Well I decided to make a Fattie. All the Fatties I have seen done are all with sausage. So if I can't legally call this a Fattie then lets rename it. My family loves burgers, so I made a twist.

Southwest Fattie...








I seasoned my ground as I would a regular patty







Then I added the fixins...Onions and Pablanos...sorry I don't have a pic of the chillis in there.







Then I rolled it up. I was a little intimidated at first but it cam out okay.







I let it rest a while and in to the smoker.







I pulled it at 160* on the inside and let it rest.

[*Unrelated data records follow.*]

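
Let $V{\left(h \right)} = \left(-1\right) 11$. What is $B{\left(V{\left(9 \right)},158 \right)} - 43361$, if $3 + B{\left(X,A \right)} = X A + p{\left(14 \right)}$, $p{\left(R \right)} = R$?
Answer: $-45088$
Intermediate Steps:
$V{\left(h \right)} = -11$
$B{\left(X,A \right)} = 11 + A X$ ($B{\left(X,A \right)} = -3 + \left(X A + 14\right) = -3 + \left(A X + 14\right) = -3 + \left(14 + A X\right) = 11 + A X$)
$B{\left(V{\left(9 \right)},158 \right)} - 43361 = \left(11 + 158 \left(-11\right)\right) - 43361 = \left(11 - 1738\right) - 43361 = -1727 - 43361 = -45088$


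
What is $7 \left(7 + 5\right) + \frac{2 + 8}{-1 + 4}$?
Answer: $\frac{262}{3} \approx 87.333$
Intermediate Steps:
$7 \left(7 + 5\right) + \frac{2 + 8}{-1 + 4} = 7 \cdot 12 + \frac{10}{3} = 84 + 10 \cdot \frac{1}{3} = 84 + \frac{10}{3} = \frac{262}{3}$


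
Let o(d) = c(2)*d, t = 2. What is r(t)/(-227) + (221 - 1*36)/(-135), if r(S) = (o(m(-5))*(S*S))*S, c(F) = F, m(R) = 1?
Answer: -8831/6129 ≈ -1.4409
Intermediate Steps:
o(d) = 2*d
r(S) = 2*S**3 (r(S) = ((2*1)*(S*S))*S = (2*S**2)*S = 2*S**3)
r(t)/(-227) + (221 - 1*36)/(-135) = (2*2**3)/(-227) + (221 - 1*36)/(-135) = (2*8)*(-1/227) + (221 - 36)*(-1/135) = 16*(-1/227) + 185*(-1/135) = -16/227 - 37/27 = -8831/6129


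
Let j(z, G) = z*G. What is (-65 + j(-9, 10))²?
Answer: 24025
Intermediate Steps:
j(z, G) = G*z
(-65 + j(-9, 10))² = (-65 + 10*(-9))² = (-65 - 90)² = (-155)² = 24025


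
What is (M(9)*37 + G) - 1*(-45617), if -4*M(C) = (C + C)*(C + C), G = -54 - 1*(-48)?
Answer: 42614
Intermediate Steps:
G = -6 (G = -54 + 48 = -6)
M(C) = -C² (M(C) = -(C + C)*(C + C)/4 = -2*C*2*C/4 = -C²)
(M(9)*37 + G) - 1*(-45617) = (-1*9²*37 - 6) - 1*(-45617) = (-1*81*37 - 6) + 45617 = (-81*37 - 6) + 45617 = (-2997 - 6) + 45617 = -3003 + 45617 = 42614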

I served in the flat bread burger buns with jack cheese, green leaf and tomatoes...Soryy no picture of that either..We were hungry.  Pepperjack in definitely going on the inside next time.


----------



## mballi3011 (Jan 22, 2011)

Yes that is a fattie and I might say a beauty too. You can make a fattie out of alot of different meats and they still are called a fattie. I guess that a fattie is really a technique then it is what it's made of.


----------



## realtorterry (Jan 22, 2011)

Looks like a fattie to me! That's what's great about our hobby, we can make things any way we want & still learn from each other! Nice weave to!!


----------



## beer-b-q (Jan 22, 2011)

Looks Great, Nice job on the weave...


----------



## les3176 (Jan 22, 2011)

nice burger fattie!!! that had to be good!


----------



## SmokinAl (Jan 25, 2011)

Nice job! I was thinking of trying one with ground turkey meat!


----------



## cashew (Mar 1, 2011)

The only Fattie that failed me was a spicy turkey sausage. I made 3 of them, and after choking down the first, took awhile to pull the others out of the freezer. It didn't work for me, hopefully others have better luck. I'm sticking with the tried and true pork sausage.  Got fixins tonight for 3 fatties, 1 pork loin and a dozen ABT's.  Have a friend that has a Birthday and will hook him up.  Made a Fattie last weekend in a dutch oven with my boy scouts,turned out nice, just missed the smoky flavor.

Cashew
Session data

Session data


----------



## fpnmf (Mar 1, 2011)

Looks good!

  Craig


----------



## tyotrain (Mar 1, 2011)

Man o man that is a great looking fattie.. bet it was tasty nice job


----------



## fourashleys (Mar 7, 2011)

Yup it's a fattie. A damn fine one at that.


----------



## scarbelly (Mar 7, 2011)

That is a great looking fattie - whow what a tasty looking smoke that is


----------



## boykjo (Mar 7, 2011)

Nice fattie and very impressive weave....


----------



## azhunter80 (Mar 9, 2011)

It was awesome....I ended up making several over the past few weeks. All a little different and were absolute hits!  Can't wait till my build is done and get some real smoking done! I'll be posting an updated pic today.


----------